Peki Akif Beki niye atıldı?

Nuray Mert’in Cumhuriyet’teki yazılarına niye son verildiği okur açısından da gazete açısından da net. Tartışmanın “Evrim teorisi” ve “müftülere nikâh kıyma yetkisi” verilmesine ilişkin yazılardan çıktığını biliyoruz. Bu yazılara katılırız veya katılmayız. Bu yazılara katılan ve Cumhuriyet’i farklı görüşlere de yer verdiği için alan bir okur, buradan bir çıkarım yaparak Cumhuriyet okumayı bırakabilir. Tam tersi, bu yazılar yayımlandığı için Cumhuriyet almayı bırakmış okur da gazeteye dönebilir. Gazete, bir yazarın yazılarına son vererek okura mesajını veriyor neticede. Ancak benzer tarihlerde Hürriyet’teki yazılarına son verilen Akif Beki’nin artık niye Hürriyet’te yazmadığı konusunda hiçbir netlik yok. Ne Hürriyet gazetesi ne de Akif Beki, bu konuda bir ipucu vermiş değil. Zaten Hürriyet de Cumhuriyet gibi bir “fikir” gazetesi değil diye tartışmadan çıkılabilir ama asıl sorun burada bence. Böyle durumlar bir gri alan oluşturuyor. “Hüseyin Gülerce eleştirileri iktidarı rahatsız ettiği için kovuldu” diyen de çıkıyor, “Hayır iktidarla ilgisi yok Aydın Doğan iktidara bir selam çaktı” diyen de. Bana sorarsanız Akif Beki’nin Hürriyet’teki misyonu Abdülkadir Selvi Hürriyet’e geldiği gün bitmişti, bir de muhalif yazılar yazmaya başlayınca iyice ayak bağı oldu. Zira, iktidar cenahını en çok öfkelendiren muhalefet, bir zamanlar içlerinde olanların yaptığı muhalefet. Takdir edersiniz ki bunların üçü de yorum. Hepsi doğru olabilir, hiçbiri doğru olmayabilir. Bu yüzden, bir norm olmasa da okuruna karşı sorumluluk hisseden gazeteler, özellikle “tartışmalı” konularda ilişkilerini kestikleri yazar veya gazetecilerin ilişki kesme gerekçelerini kamuoyuna bir açıklama yaparak paylaşmalı. Bu açıklama tatmin eder veya etmez o ayrı. Her durum birbirinden farklı olabilir zira.
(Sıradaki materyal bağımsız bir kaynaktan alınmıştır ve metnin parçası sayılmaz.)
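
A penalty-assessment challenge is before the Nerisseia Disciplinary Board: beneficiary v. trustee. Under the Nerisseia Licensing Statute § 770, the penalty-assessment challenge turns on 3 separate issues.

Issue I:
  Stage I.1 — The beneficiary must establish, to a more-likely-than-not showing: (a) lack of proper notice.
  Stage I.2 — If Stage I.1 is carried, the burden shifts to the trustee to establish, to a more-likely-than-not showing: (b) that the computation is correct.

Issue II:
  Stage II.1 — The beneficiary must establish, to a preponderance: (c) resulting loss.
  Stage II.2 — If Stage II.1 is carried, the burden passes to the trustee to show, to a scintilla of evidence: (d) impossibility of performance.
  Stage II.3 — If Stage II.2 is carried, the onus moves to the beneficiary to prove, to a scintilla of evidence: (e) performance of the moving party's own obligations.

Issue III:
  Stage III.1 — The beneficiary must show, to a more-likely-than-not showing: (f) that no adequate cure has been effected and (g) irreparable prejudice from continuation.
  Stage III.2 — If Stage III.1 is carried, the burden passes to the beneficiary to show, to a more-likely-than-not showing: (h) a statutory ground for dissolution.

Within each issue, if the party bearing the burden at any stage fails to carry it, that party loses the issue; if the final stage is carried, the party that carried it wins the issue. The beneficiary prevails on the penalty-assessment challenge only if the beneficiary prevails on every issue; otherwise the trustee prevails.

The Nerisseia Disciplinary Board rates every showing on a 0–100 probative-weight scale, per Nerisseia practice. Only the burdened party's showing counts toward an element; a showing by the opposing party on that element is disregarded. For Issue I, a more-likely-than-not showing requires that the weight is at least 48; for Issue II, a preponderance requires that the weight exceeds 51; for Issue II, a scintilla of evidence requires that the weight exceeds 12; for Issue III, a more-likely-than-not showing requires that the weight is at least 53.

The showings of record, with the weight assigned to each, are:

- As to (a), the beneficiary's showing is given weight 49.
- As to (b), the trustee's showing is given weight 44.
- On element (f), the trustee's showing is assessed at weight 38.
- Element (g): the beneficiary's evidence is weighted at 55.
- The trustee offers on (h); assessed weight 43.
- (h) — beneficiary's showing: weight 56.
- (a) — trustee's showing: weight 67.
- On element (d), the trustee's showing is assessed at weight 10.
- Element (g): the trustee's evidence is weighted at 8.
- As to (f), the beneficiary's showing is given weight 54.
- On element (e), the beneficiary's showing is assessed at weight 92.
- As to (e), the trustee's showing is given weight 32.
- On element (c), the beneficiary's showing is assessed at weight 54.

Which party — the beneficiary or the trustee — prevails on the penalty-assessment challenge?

— Issue I —
At Stage I.1 the beneficiary must meet a more-likely-than-not showing (weight is at least 48): on (a) the weight is 49 (the trustee's 67 is given no effect), which does reach 48, so (a) meets the standard.
  Stage I.1 carried; the burden shifts to the trustee.
At Stage I.2 the trustee must meet a more-likely-than-not showing (weight is at least 48): on (b) the weight is 44, < 48, so (b) does not meet the standard.
  Stage I.2 not carried; the trustee fails its burden.
The beneficiary prevails on this issue.
— Issue II —
Stage II.1 — burden on beneficiary; standard: a preponderance (weight exceeds 51).
    (c): 54 > 51 [met]
  Stage II.1 is satisfied; the onus moves to the trustee.
Stage II.2 — burden on trustee; standard: a scintilla of evidence (weight exceeds 12).
    (d): 10 ≤ 12 [not met]
  Stage II.2 not carried; the trustee fails its burden.
The analysis ends at Stage II.2; the beneficiary prevails on this issue.
— Issue III —
Stage III.1 (beneficiary, a more-likely-than-not showing, weight is at least 53): (f) 54 (trustee's 38 disregarded) ≥ 53 — meets; (g) 55 (trustee's 8 disregarded) ≥ 53 — meets.
  All elements met. The beneficiary retains the burden for Stage III.2.
Stage III.2 (beneficiary, a more-likely-than-not showing, weight is at least 53): (h) 56 (trustee's 43 disregarded) ≥ 53 — meets.
  Stage III.2 carried; the final stage is satisfied.
Every stage carried; the beneficiary prevails on this issue.
Per-issue: Issue I → beneficiary; Issue II → beneficiary; Issue III → beneficiary. The beneficiary must prevail on every issue; overall, the beneficiary prevails.

beneficiary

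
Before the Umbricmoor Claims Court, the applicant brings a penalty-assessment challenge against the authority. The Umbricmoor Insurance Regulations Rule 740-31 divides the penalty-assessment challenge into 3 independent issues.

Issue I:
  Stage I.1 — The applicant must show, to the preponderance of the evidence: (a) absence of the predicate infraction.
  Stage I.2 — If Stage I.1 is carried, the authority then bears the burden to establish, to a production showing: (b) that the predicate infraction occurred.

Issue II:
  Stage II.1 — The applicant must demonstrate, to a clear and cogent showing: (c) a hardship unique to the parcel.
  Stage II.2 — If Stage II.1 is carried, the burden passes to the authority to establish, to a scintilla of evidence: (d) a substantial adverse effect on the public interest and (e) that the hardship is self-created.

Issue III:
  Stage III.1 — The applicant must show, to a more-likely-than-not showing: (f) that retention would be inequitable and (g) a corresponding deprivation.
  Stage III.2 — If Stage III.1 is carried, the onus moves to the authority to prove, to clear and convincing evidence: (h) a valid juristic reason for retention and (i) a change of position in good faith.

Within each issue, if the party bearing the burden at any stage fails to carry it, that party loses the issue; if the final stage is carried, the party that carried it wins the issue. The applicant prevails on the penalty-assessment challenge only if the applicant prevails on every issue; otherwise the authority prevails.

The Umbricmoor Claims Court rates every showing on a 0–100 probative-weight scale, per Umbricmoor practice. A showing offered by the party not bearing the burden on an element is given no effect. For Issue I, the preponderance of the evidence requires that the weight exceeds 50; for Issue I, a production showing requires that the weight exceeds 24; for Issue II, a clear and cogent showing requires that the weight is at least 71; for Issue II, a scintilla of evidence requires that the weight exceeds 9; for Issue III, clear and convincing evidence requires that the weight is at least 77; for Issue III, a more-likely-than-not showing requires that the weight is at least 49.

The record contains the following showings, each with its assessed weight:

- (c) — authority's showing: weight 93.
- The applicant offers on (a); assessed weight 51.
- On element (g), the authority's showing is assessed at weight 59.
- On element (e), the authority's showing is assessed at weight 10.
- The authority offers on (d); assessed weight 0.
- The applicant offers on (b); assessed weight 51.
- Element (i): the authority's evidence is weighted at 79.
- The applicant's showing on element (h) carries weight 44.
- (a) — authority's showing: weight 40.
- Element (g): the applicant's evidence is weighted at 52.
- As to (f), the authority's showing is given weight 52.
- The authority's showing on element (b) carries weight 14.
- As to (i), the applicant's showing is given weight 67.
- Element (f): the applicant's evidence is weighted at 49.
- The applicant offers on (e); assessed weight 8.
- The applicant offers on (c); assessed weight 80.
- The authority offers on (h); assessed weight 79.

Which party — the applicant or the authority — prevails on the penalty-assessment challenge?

— Issue I —
Stage I.1 — burden on applicant; standard: the preponderance of the evidence (weight exceeds 50).
    (a): 51 (authority's 40 disregarded) > 50 [met]
  The applicant carries Stage I.1; the authority now bears the burden.
Stage I.2 — burden on authority; standard: a production showing (weight exceeds 24).
    (b): 14 (applicant's 51 disregarded) ≤ 24 [not met]
  Stage I.2 not carried; the authority fails its burden.
The applicant prevails on this issue.
— Issue II —
At Stage II.1 the applicant must meet a clear and cogent showing (weight is at least 71): on (c) the weight is 80 (the authority's 93 is given no effect), which does reach 71, so (c) meets the standard.
  Stage II.1 is satisfied; the onus moves to the authority.
At Stage II.2 the authority must meet a scintilla of evidence (weight exceeds 9): on (d) the weight is 0, ≤ 9, so (d) does not meet the standard; on (e) the weight is 10 (the applicant's 8 is given no effect), which does exceed 9, so (e) meets the standard.
  The authority does not carry Stage II.2.
The analysis ends at Stage II.2; the applicant prevails on this issue.
— Issue III —
Stage III.1 (applicant, a more-likely-than-not showing, weight is at least 49): (f) 49 (authority's 52 disregarded) ≥ 49 — meets; (g) 52 (authority's 59 disregarded) ≥ 49 — meets.
  All elements met. The burden passes to the authority.
Stage III.2 (authority, clear and convincing evidence, weight is at least 77): (h) 79 (applicant's 44 disregarded) ≥ 77 — meets; (i) 79 (applicant's 67 disregarded) ≥ 77 — meets.
  The authority carries the last stage.
Every stage carried; the authority prevails on this issue.
Per-issue: Issue I → applicant; Issue II → applicant; Issue III → authority. The applicant must prevail on every issue; overall, the authority prevails.

authority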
Gazeteler dünyayı yorumlama biçimlerini pekâlâ tercih edebilirler. Köşelerini açtıkları veya artık açmama kararı aldıkları yazarlar da bu yorumun bir parçasıdır. Yeter ki sebepler şeffaf olsun ve okur da bu karar sonucu gazetesiyle olan ilişkisini gözden geçirebilsin. Çünkü köşeler kimsenin malı değil ve gazetenin okura karşı sorumluluğunun bir parçası zira.